XML Schema validation and https redirects

W3C's main web site https://www.w3.org/ will soon start to 
redirect all http requests to https. Will this cause issues for 
XML Schema-related resources hosted on www.w3.org?

We announced this intended change a few weeks ago,

[[
W3C’s main web site www.w3.org has been available via https for 
over a decade, but until now we have not been redirecting all 
requests to https as is commonly done on most other sites.

The primary reason for this is that we wanted to avoid causing 
issues for software requesting machine-readable resources from 
www.w3.org such as HTML DTDs, XML Schemas, and namespace 
documents.

We believe enough time has passed for most such software to have 
been updated to handle redirects and https, so we are planning to 
start redirecting all requests received over http to https within 
a month or two.
]]
-- https://www.w3.org/blog/2022/07/redirecting-to-https-on-www-w3-org/

And following an initial test of this change on August 1 we 
received some feedback that this caused issues with XML Schema 
validation. We are planning a followup test for 3 days starting 
at 14:00 UTC tomorrow, August 18.

Some questions I have:

Is it intended that www.w3.org is in the critical path when 
performing XML Schema validation? Are .xsd files and/or namespace 
documents retrieved each time a validation is done? Are there 
other use cases besides validation that might cause automated 
requests to www.w3.org?

What are the most popular software packages that might be making 
these requests to www.w3.org? In what contexts do they make these 
requests? Do the latest versions typically have the ability to 
follow http to https redirects?
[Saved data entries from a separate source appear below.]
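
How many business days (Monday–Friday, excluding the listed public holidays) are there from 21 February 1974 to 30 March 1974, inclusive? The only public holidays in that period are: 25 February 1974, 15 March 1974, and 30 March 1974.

25 business days

21 February 1974 is a Thursday.
From 21 February 1974 to 30 March 1974 is 38 days inclusive.
38 = 7 × 5 + 3, so there are 5 full weeks plus 3 extra days.
Each full week contributes 5 weekdays (Mon–Fri): 5 × 5 = 25.
The 3 extra days are Thursday, Friday, Saturday — 2 of them qualify.
Total: 25 + 2 = 27.
Holidays: 25 February 1974 (Mon); 15 March 1974 (Fri); 30 March 1974 (Sat).
2 of the 3 holidays fall on weekdays; the rest are weekends and were already excluded.
Business days: 27 − 2 = 25.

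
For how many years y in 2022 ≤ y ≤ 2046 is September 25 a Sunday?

Day of week of September 25 in each year:
2022: Sun ✓, 2023: Mon, 2024: Wed, 2025: Thu, 2026: Fri, 2027: Sat, 2028: Mon, 2029: Tue, 2030: Wed, 2031: Thu, 2032: Sat, 2033: Sun ✓, 2034: Mon, 2035: Tue, 2036: Thu, 2037: Fri, 2038: Sat, 2039: Sun ✓, 2040: Tue, 2041: Wed, 2042: Thu, 2043: Fri, 2044: Sun ✓, 2045: Mon, 2046: Tue
Sundays: 2022, 2033, 2039, 2044.

4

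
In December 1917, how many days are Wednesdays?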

Would XML catalogs help?

The top UAs making requests for .xsd resources on www.w3.org are:

   127574 Java/1.8.0_121
    96712
    25860 Python-urllib/2.7
    16673 Apache-CXF/3.3.4
    16215 Zeep/4.1.0 (www.python-zeep.org)
     6481 Apache-CXF/3.2.10
     6205 Java/1.6.0_26
     4176 Java/17.0.2
     1827 Java/1.8.0_162
     1485 Python-urllib/3.7

(1st col is the number of requests in a 90-min sample of the logs)

Omitting version numbers:

   159765 Java
   101314
    29012 Python-urllib
    27912 Apache-CXF
    17640 Zeep
     1467 Mozilla
      623 Apache CXF
      322 sax Java
      211 Apache-HttpClient
      187 Oracle HTTPClient Version 10h
      120 node-soap
       88 SOA Model (see http:
       87 Elastic-Heartbeat
       74 python-requests
       74 curl

Top UAs making requests matching /2001/XMLSchema :

    43290 Java
    15014 Python-urllib
     8358
     6106 ALTOVA
     3427 Mozilla
      364 Go-http-client
      130 Java1.8.0_291
       88 Zabbix
       70 WebexTeams
       66 MVision
       53 curl
       44 Baiduspider+(+http:
       42 Apache-HttpClient
       40 MapForce
       40 cubebot

If we start redirecting http to https, will that fundamentally 
break compliance with W3C RECs that specify http: in references 
to .xsd files and namespaces? If so, which URIs would we need to 
continue to serve via http?

Thanks,

-- 
Gerald Oskoboiny <gerald@w3.org>
http://www.w3.org/People/Gerald/
tel:+1-604-906-1232 (mobile)

Received on Wednesday, 17 August 2022 22:45:34 UTC